Not surprisingly, cost emerges as the number one factor – with fees having dropped over 35% in real terms over the last decade, MUN has become the region’s low-cost education destination. But number two on the list was interesting – availability of program of choice. It’s a hint at least that cost on its own might not be enough to make a school a “destination” – it still needs a degree of comprehensiveness and reputation for quality capacity in order for people to want to go there in the first place.

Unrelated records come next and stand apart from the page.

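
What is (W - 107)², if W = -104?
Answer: 44521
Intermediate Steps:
(W - 107)² = (-104 - 107)² = (-211)² = 44521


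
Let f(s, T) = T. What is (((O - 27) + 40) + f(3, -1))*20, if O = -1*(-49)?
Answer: 1220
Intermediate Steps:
O = 49
(((O - 27) + 40) + f(3, -1))*20 = (((49 - 27) + 40) - 1)*20 = ((22 + 40) - 1)*20 = (62 - 1)*20 = 61*20 = 1220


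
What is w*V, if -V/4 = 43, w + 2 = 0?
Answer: 344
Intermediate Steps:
w = -2 (w = -2 + 0 = -2)
V = -172 (V = -4*43 = -172)
w*V = -2*(-172) = 344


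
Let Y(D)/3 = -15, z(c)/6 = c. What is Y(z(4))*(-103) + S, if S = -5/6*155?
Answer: 27035/6 ≈ 4505.8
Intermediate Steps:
z(c) = 6*c
Y(D) = -45 (Y(D) = 3*(-15) = -45)
S = -775/6 (S = -5*⅙*155 = -⅚*155 = -775/6 ≈ -129.17)
Y(z(4))*(-103) + S = -45*(-103) - 775/6 = 4635 - 775/6 = 27035/6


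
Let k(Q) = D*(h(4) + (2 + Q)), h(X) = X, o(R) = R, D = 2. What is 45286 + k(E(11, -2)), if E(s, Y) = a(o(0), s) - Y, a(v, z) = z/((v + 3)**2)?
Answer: 407740/9 ≈ 45304.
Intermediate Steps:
a(v, z) = z/(3 + v)**2 (a(v, z) = z/((3 + v)**2) = z/(3 + v)**2)
E(s, Y) = -Y + s/9 (E(s, Y) = s/(3 + 0)**2 - Y = s/3**2 - Y = s*(1/9) - Y = s/9 - Y = -Y + s/9)
k(Q) = 12 + 2*Q (k(Q) = 2*(4 + (2 + Q)) = 2*(6 + Q) = 12 + 2*Q)
45286 + k(E(11, -2)) = 45286 + (12 + 2*(-1*(-2) + (1/9)*11)) = 45286 + (12 + 2*(2 + 11/9)) = 45286 + (12 + 2*(29/9)) = 45286 + (12 + 58/9) = 45286 + 166/9 = 407740/9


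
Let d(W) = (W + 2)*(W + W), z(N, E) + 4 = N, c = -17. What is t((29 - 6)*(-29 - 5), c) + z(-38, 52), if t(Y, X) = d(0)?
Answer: -42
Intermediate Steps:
z(N, E) = -4 + N
d(W) = 2*W*(2 + W) (d(W) = (2 + W)*(2*W) = 2*W*(2 + W))
t(Y, X) = 0 (t(Y, X) = 2*0*(2 + 0) = 2*0*2 = 0)
t((29 - 6)*(-29 - 5), c) + z(-38, 52) = 0 + (-4 - 38) = 0 - 42 = -42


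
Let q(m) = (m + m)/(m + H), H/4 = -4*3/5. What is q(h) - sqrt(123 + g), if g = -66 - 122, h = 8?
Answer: -10 - I*sqrt(65) ≈ -10.0 - 8.0623*I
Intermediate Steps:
H = -48/5 (H = 4*(-4*3/5) = 4*(-12*1/5) = 4*(-12/5) = -48/5 ≈ -9.6000)
q(m) = 2*m/(-48/5 + m) (q(m) = (m + m)/(m - 48/5) = (2*m)/(-48/5 + m) = 2*m/(-48/5 + m))
g = -188
q(h) - sqrt(123 + g) = 10*8/(-48 + 5*8) - sqrt(123 - 188) = 10*8/(-48 + 40) - sqrt(-65) = 10*8/(-8) - I*sqrt(65) = 10*8*(-1/8) - I*sqrt(65) = -10 - I*sqrt(65)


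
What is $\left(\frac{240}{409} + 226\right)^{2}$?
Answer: $\frac{8588470276}{167281} \approx 51342.0$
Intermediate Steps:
$\left(\frac{240}{409} + 226\right)^{2} = \left(\frac{92674}{409}\right)^{2} = \frac{8588470276}{167281}$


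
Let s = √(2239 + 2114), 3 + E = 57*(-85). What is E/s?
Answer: -1616*√4353/1451 ≈ -73.480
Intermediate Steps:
E = -4848 (E = -3 + 57*(-85) = -3 - 4845 = -4848)
s = √4353 ≈ 65.977
E/s = -4848*√4353/4353 = -1616*√4353/1451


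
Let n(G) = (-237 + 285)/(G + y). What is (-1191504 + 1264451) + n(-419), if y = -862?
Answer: 31148353/427 ≈ 72947.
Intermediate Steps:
n(G) = 48/(-862 + G) (n(G) = (-237 + 285)/(G - 862) = 48/(-862 + G))
(-1191504 + 1264451) + n(-419) = (-1191504 + 1264451) + 48/(-862 - 419) = 72947 + 48/(-1281) = 72947 + 48*(-1/1281) = 72947 - 16/427 = 31148353/427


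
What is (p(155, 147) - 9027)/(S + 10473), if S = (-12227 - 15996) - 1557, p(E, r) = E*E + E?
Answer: -15153/19307 ≈ -0.78484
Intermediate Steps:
p(E, r) = E + E² (p(E, r) = E² + E = E + E²)
S = -29780 (S = -28223 - 1557 = -29780)
(p(155, 147) - 9027)/(S + 10473) = (155*(1 + 155) - 9027)/(-29780 + 10473) = (155*156 - 9027)/(-19307) = (24180 - 9027)*(-1/19307) = 15153*(-1/19307) = -15153/19307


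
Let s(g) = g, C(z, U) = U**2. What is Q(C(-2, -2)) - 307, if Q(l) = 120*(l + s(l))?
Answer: 653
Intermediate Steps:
Q(l) = 240*l (Q(l) = 120*(l + l) = 120*(2*l) = 240*l)
Q(C(-2, -2)) - 307 = 240*(-2)**2 - 307 = 240*4 - 307 = 960 - 307 = 653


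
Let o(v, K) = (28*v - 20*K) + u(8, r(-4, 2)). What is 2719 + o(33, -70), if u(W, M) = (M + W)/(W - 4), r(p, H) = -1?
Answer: 20179/4 ≈ 5044.8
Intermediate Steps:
u(W, M) = (M + W)/(-4 + W)
o(v, K) = 7/4 - 20*K + 28*v (o(v, K) = (28*v - 20*K) + (-1 + 8)/(-4 + 8) = (-20*K + 28*v) + 7/4 = 7/4 - 20*K + 28*v)
2719 + o(33, -70) = 2719 + (7/4 - 20*(-70) + 28*33) = 2719 + (7/4 + 1400 + 924) = 2719 + 9303/4 = 20179/4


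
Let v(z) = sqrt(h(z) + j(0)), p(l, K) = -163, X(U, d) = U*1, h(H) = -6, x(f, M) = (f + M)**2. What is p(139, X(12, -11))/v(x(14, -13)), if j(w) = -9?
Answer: 163*I*sqrt(15)/15 ≈ 42.086*I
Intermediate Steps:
x(f, M) = (M + f)**2
X(U, d) = U
v(z) = I*sqrt(15) (v(z) = sqrt(-6 - 9) = sqrt(-15) = I*sqrt(15))
p(139, X(12, -11))/v(x(14, -13)) = -163*(-I*sqrt(15)/15) = -(-163)*I*sqrt(15)/15 = 163*I*sqrt(15)/15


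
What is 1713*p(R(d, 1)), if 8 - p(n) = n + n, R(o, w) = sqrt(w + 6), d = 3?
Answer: 13704 - 3426*sqrt(7) ≈ 4639.7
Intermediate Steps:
R(o, w) = sqrt(6 + w)
p(n) = 8 - 2*n (p(n) = 8 - (n + n) = 8 - 2*n)
1713*p(R(d, 1)) = 1713*(8 - 2*sqrt(6 + 1)) = 1713*(8 - 2*sqrt(7)) = 13704 - 3426*sqrt(7)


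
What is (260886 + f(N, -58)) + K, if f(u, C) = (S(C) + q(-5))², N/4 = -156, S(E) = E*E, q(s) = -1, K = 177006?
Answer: 11747661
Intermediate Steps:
S(E) = E²
N = -624 (N = 4*(-156) = -624)
f(u, C) = (-1 + C²)² (f(u, C) = (C² - 1)² = (-1 + C²)²)
(260886 + f(N, -58)) + K = (260886 + (-1 + (-58)²)²) + 177006 = (260886 + (-1 + 3364)²) + 177006 = (260886 + 3363²) + 177006 = (260886 + 11309769) + 177006 = 11570655 + 177006 = 11747661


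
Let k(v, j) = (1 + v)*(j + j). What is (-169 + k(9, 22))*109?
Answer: 29539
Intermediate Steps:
k(v, j) = 2*j*(1 + v) (k(v, j) = (1 + v)*(2*j) = 2*j*(1 + v))
(-169 + k(9, 22))*109 = (-169 + 2*22*(1 + 9))*109 = (-169 + 2*22*10)*109 = (-169 + 440)*109 = 271*109 = 29539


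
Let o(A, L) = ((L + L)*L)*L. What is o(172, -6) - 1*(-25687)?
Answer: 25255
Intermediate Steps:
o(A, L) = 2*L³ (o(A, L) = ((2*L)*L)*L = (2*L²)*L = 2*L³)
o(172, -6) - 1*(-25687) = 2*(-6)³ - 1*(-25687) = 2*(-216) + 25687 = -432 + 25687 = 25255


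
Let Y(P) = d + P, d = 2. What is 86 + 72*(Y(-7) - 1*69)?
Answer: -5242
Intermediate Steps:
Y(P) = 2 + P
86 + 72*(Y(-7) - 1*69) = 86 + 72*((2 - 7) - 1*69) = 86 + 72*(-5 - 69) = 86 + 72*(-74) = 86 - 5328 = -5242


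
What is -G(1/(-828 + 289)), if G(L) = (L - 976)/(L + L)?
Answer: -526065/2 ≈ -2.6303e+5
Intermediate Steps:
G(L) = (-976 + L)/(2*L) (G(L) = (-976 + L)/((2*L)) = (-976 + L)*(1/(2*L)) = (-976 + L)/(2*L))
-G(1/(-828 + 289)) = -(-976 + 1/(-828 + 289))/(2*(1/(-828 + 289))) = -(-976 + 1/(-539))/(2*(1/(-539))) = -(-976 - 1/539)/(2*(-1/539)) = -(-539)*(-526065)/(2*539) = -1*526065/2 = -526065/2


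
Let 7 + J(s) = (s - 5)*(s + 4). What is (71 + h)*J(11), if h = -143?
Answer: -5976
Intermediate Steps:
J(s) = -7 + (-5 + s)*(4 + s) (J(s) = -7 + (s - 5)*(s + 4) = -7 + (-5 + s)*(4 + s))
(71 + h)*J(11) = (71 - 143)*(-27 + 11**2 - 1*11) = -72*(-27 + 121 - 11) = -72*83 = -5976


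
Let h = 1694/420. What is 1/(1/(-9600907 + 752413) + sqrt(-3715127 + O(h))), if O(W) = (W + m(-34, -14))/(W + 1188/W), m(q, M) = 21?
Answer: -871850962314/28660599256508818454192867 - 626366768544288*I*sqrt(563559093322054)/28660599256508818454192867 ≈ -3.042e-14 - 0.00051882*I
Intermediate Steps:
h = 121/30 (h = 1694*(1/420) = 121/30 ≈ 4.0333)
O(W) = (21 + W)/(W + 1188/W) (O(W) = (W + 21)/(W + 1188/W) = (21 + W)/(W + 1188/W))
1/(1/(-9600907 + 752413) + sqrt(-3715127 + O(h))) = 1/(1/(-9600907 + 752413) + sqrt(-3715127 + 121*(21 + 121/30)/(30*(1188 + (121/30)**2)))) = 1/(1/(-8848494) + sqrt(-3715127 + (121/30)*(751/30)/(1188 + 14641/900))) = 1/(-1/8848494 + sqrt(-3715127 + (121/30)*(751/30)/(1083841/900))) = 1/(-1/8848494 + sqrt(-3715127 + (121/30)*(900/1083841)*(751/30))) = 1/(-1/8848494 + sqrt(-3715127 + 8261/98531)) = 1/(-1/8848494 + sqrt(-366055170176/98531)) = 1/(-1/8848494 + 8*I*sqrt(563559093322054)/98531)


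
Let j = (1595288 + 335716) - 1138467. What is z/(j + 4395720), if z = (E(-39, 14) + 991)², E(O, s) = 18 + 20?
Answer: 117649/576473 ≈ 0.20408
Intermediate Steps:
E(O, s) = 38
j = 792537 (j = 1931004 - 1138467 = 792537)
z = 1058841 (z = (38 + 991)² = 1029² = 1058841)
z/(j + 4395720) = 1058841/(792537 + 4395720) = 1058841/5188257 = 1058841*(1/5188257) = 117649/576473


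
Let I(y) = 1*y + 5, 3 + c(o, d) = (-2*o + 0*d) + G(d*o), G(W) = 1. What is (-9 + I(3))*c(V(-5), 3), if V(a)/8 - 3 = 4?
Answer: 114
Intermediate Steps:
V(a) = 56 (V(a) = 24 + 8*4 = 24 + 32 = 56)
c(o, d) = -2 - 2*o (c(o, d) = -3 + ((-2*o + 0*d) + 1) = -3 + ((-2*o + 0) + 1) = -3 + (-2*o + 1) = -3 + (1 - 2*o) = -2 - 2*o)
I(y) = 5 + y (I(y) = y + 5 = 5 + y)
(-9 + I(3))*c(V(-5), 3) = (-9 + (5 + 3))*(-2 - 2*56) = (-9 + 8)*(-2 - 112) = -1*(-114) = 114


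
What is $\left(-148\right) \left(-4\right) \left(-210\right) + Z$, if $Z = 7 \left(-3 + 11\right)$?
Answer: $-124264$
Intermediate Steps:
$Z = 56$ ($Z = 7 \cdot 8 = 56$)
$\left(-148\right) \left(-4\right) \left(-210\right) + Z = \left(-148\right) \left(-4\right) \left(-210\right) + 56 = 592 \left(-210\right) + 56 = -124320 + 56 = -124264$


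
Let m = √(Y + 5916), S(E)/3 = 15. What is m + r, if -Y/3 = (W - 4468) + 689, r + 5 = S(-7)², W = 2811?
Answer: 2020 + 42*√5 ≈ 2113.9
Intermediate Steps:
S(E) = 45 (S(E) = 3*15 = 45)
r = 2020 (r = -5 + 45² = -5 + 2025 = 2020)
Y = 2904 (Y = -3*((2811 - 4468) + 689) = -3*(-1657 + 689) = -3*(-968) = 2904)
m = 42*√5 (m = √(2904 + 5916) = √8820 = 42*√5 ≈ 93.915)
m + r = 42*√5 + 2020 = 2020 + 42*√5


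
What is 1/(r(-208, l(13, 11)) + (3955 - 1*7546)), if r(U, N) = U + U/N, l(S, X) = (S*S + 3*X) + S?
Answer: -215/816993 ≈ -0.00026316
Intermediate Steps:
l(S, X) = S + S**2 + 3*X (l(S, X) = (S**2 + 3*X) + S = S + S**2 + 3*X)
1/(r(-208, l(13, 11)) + (3955 - 1*7546)) = 1/((-208 - 208/(13 + 13**2 + 3*11)) + (3955 - 1*7546)) = 1/((-208 - 208/(13 + 169 + 33)) + (3955 - 7546)) = 1/((-208 - 208/215) - 3591) = 1/(-44928/215 - 3591) = 1/(-816993/215) = -215/816993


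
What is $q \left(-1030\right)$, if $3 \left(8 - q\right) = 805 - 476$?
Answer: $\frac{314150}{3} \approx 1.0472 \cdot 10^{5}$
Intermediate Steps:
$q = - \frac{305}{3}$ ($q = 8 - \frac{805 - 476}{3} = 8 - \frac{329}{3} = - \frac{305}{3} \approx -101.67$)
$q \left(-1030\right) = \left(- \frac{305}{3}\right) \left(-1030\right) = \frac{314150}{3}$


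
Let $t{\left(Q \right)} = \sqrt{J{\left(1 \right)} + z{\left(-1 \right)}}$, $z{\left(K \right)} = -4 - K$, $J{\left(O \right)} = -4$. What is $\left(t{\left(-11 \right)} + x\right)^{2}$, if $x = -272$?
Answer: $\left(272 - i \sqrt{7}\right)^{2} \approx 73977.0 - 1439.0 i$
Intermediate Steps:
$t{\left(Q \right)} = i \sqrt{7}$ ($t{\left(Q \right)} = \sqrt{-4 - 3} = \sqrt{-7} = i \sqrt{7}$)
$\left(t{\left(-11 \right)} + x\right)^{2} = \left(i \sqrt{7} - 272\right)^{2} = \left(-272 + i \sqrt{7}\right)^{2}$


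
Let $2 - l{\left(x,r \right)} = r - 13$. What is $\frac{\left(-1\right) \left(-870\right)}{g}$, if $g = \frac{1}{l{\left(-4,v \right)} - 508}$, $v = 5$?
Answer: $-433260$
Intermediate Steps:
$l{\left(x,r \right)} = 15 - r$ ($l{\left(x,r \right)} = 2 - \left(r - 13\right) = 2 - \left(-13 + r\right) = 15 - r$)
$g = - \frac{1}{498}$ ($g = \frac{1}{\left(15 - 5\right) - 508} = \frac{1}{10 - 508} = \frac{1}{-498} = - \frac{1}{498} \approx -0.002008$)
$\frac{\left(-1\right) \left(-870\right)}{g} = \frac{\left(-1\right) \left(-870\right)}{- \frac{1}{498}} = 870 \left(-498\right) = -433260$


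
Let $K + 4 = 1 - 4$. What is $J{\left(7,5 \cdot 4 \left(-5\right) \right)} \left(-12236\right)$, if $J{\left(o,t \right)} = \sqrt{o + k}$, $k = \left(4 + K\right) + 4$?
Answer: $- 24472 \sqrt{2} \approx -34609.0$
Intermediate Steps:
$K = -7$ ($K = -4 + \left(1 - 4\right) = -4 - 3 = -7$)
$k = 1$ ($k = \left(4 - 7\right) + 4 = -3 + 4 = 1$)
$J{\left(o,t \right)} = \sqrt{1 + o}$ ($J{\left(o,t \right)} = \sqrt{o + 1} = \sqrt{1 + o}$)
$J{\left(7,5 \cdot 4 \left(-5\right) \right)} \left(-12236\right) = \sqrt{1 + 7} \left(-12236\right) = \sqrt{8} \left(-12236\right) = 2 \sqrt{2} \left(-12236\right) = - 24472 \sqrt{2}$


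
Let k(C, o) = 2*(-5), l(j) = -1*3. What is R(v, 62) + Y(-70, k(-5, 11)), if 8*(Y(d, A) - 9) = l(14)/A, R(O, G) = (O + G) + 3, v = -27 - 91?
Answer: -3517/80 ≈ -43.963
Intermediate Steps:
v = -118
l(j) = -3
k(C, o) = -10
R(O, G) = 3 + G + O (R(O, G) = (G + O) + 3 = 3 + G + O)
Y(d, A) = 9 - 3/(8*A) (Y(d, A) = 9 + (-3/A)/8 = 9 - 3/(8*A))
R(v, 62) + Y(-70, k(-5, 11)) = (3 + 62 - 118) + (9 - 3/8/(-10)) = -53 + (9 - 3/8*(-1/10)) = -53 + (9 + 3/80) = -53 + 723/80 = -3517/80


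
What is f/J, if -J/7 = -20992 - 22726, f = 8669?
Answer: 8669/306026 ≈ 0.028328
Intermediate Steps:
J = 306026 (J = -7*(-20992 - 22726) = -7*(-43718) = 306026)
f/J = 8669/306026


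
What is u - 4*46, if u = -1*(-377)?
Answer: 193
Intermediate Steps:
u = 377
u - 4*46 = 377 - 4*46 = 377 - 1*184 = 377 - 184 = 193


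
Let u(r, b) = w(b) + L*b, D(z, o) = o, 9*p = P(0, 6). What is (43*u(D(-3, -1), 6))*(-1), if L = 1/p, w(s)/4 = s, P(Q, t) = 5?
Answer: -7482/5 ≈ -1496.4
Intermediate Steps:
p = 5/9 (p = (1/9)*5 = 5/9 ≈ 0.55556)
w(s) = 4*s
L = 9/5 (L = 1/(5/9) = 9/5 ≈ 1.8000)
u(r, b) = 29*b/5 (u(r, b) = 4*b + 9*b/5 = 29*b/5)
(43*u(D(-3, -1), 6))*(-1) = (43*((29/5)*6))*(-1) = (43*(174/5))*(-1) = (7482/5)*(-1) = -7482/5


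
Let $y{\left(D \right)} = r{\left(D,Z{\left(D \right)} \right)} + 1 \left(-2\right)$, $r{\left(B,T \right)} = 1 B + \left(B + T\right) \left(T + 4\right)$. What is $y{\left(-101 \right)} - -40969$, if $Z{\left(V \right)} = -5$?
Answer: $40972$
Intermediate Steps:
$r{\left(B,T \right)} = B + \left(4 + T\right) \left(B + T\right)$ ($r{\left(B,T \right)} = B + \left(B + T\right) \left(4 + T\right) = B + \left(4 + T\right) \left(B + T\right)$)
$y{\left(D \right)} = 3$ ($y{\left(D \right)} = \left(\left(-5\right)^{2} + 4 \left(-5\right) + 5 D + D \left(-5\right)\right) + 1 \left(-2\right) = \left(25 - 20 + 5 D - 5 D\right) - 2 = 5 - 2 = 3$)
$y{\left(-101 \right)} - -40969 = 3 - -40969 = 3 + 40969 = 40972$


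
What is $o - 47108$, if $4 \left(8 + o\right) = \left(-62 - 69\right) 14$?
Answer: $- \frac{95149}{2} \approx -47575.0$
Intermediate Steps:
$o = - \frac{933}{2}$ ($o = -8 + \frac{\left(-62 - 69\right) 14}{4} = -8 + \frac{\left(-131\right) 14}{4} = -8 + \frac{1}{4} \left(-1834\right) = -8 - \frac{917}{2} = - \frac{933}{2} \approx -466.5$)
$o - 47108 = - \frac{933}{2} - 47108 = - \frac{95149}{2}$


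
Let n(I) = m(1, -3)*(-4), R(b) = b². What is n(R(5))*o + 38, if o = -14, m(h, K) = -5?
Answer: -242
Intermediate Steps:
n(I) = 20 (n(I) = -5*(-4) = 20)
n(R(5))*o + 38 = 20*(-14) + 38 = -280 + 38 = -242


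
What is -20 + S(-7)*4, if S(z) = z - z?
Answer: -20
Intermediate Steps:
S(z) = 0
-20 + S(-7)*4 = -20 + 0*4 = -20 + 0 = -20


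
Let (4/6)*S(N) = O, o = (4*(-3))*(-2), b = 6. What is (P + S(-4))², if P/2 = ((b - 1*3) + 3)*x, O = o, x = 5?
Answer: 9216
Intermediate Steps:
o = 24 (o = -12*(-2) = 24)
O = 24
S(N) = 36 (S(N) = (3/2)*24 = 36)
P = 60 (P = 2*(((6 - 1*3) + 3)*5) = 2*(((6 - 3) + 3)*5) = 2*((3 + 3)*5) = 2*(6*5) = 2*30 = 60)
(P + S(-4))² = (60 + 36)² = 96² = 9216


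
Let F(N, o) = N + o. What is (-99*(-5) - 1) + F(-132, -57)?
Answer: 305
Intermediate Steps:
(-99*(-5) - 1) + F(-132, -57) = (-99*(-5) - 1) + (-132 - 57) = (495 - 1) - 189 = 494 - 189 = 305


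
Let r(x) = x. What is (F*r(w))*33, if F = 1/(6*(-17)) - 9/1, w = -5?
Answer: 50545/34 ≈ 1486.6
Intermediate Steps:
F = -919/102 (F = (1/6)*(-1/17) - 9*1 = -1/102 - 9 = -919/102 ≈ -9.0098)
(F*r(w))*33 = -919/102*(-5)*33 = (4595/102)*33 = 50545/34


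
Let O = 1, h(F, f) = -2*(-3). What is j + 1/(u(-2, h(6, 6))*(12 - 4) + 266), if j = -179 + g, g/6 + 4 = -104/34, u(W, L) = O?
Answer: -1031045/4658 ≈ -221.35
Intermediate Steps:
h(F, f) = 6
u(W, L) = 1
g = -720/17 (g = -24 + 6*(-104/34) = -24 + 6*(-104*1/34) = -24 + 6*(-52/17) = -24 - 312/17 = -720/17 ≈ -42.353)
j = -3763/17 (j = -179 - 720/17 = -3763/17 ≈ -221.35)
j + 1/(u(-2, h(6, 6))*(12 - 4) + 266) = -3763/17 + 1/(1*(12 - 4) + 266) = -3763/17 + 1/(1*8 + 266) = -3763/17 + 1/(8 + 266) = -3763/17 + 1/274 = -1031045/4658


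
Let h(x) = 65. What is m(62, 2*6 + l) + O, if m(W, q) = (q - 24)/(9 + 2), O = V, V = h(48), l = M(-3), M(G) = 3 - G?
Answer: 709/11 ≈ 64.455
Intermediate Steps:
l = 6 (l = 3 - 1*(-3) = 3 + 3 = 6)
V = 65
O = 65
m(W, q) = -24/11 + q/11 (m(W, q) = (-24 + q)/11 = (-24 + q)*(1/11) = -24/11 + q/11)
m(62, 2*6 + l) + O = (-24/11 + (2*6 + 6)/11) + 65 = (-24/11 + (12 + 6)/11) + 65 = (-24/11 + (1/11)*18) + 65 = (-24/11 + 18/11) + 65 = -6/11 + 65 = 709/11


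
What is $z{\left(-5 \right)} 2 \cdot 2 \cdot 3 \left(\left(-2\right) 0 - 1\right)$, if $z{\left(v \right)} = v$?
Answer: $60$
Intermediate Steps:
$z{\left(-5 \right)} 2 \cdot 2 \cdot 3 \left(\left(-2\right) 0 - 1\right) = - 5 \cdot 2 \cdot 2 \cdot 3 \left(\left(-2\right) 0 - 1\right) = - 5 \cdot 4 \cdot 3 \left(0 - 1\right) = \left(-5\right) 12 \left(-1\right) = \left(-60\right) \left(-1\right) = 60$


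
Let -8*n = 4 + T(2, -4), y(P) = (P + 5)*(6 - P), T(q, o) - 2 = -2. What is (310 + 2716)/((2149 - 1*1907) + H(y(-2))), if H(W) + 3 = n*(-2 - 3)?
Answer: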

The study unsurprisingly concludes that keeping MUN a low-cost environment is key to its remaining competitive for out-of-province students. But that’s not something the university can decide on its own – MUN’s tuition is a function of provincial government largesse. And the province’s return on investment for massively subsidizing out-of-province students depends to a large degree on whether or not they choose to stay in the province after graduation. Here, the study’s results are less encouraging – migrant students’ willingness to consider staying in the province after graduation is not much better than “neutral” (3.3 on a scale of 1 to 5, where 5 is “strongly agree”).

It’s an argument at least in favour of a two-tier tuition scheme, with one rate for home students and another for immigrants who are (arguably) just subsidy-shopping. As long as oil revenues stay healthy, it’s hard to see Newfoundland changing course. But if budget cuts ever loom, there’s every chance for Newfoundland could imitate Quebec and make visiting students pay in order to maintain locals’ privileges.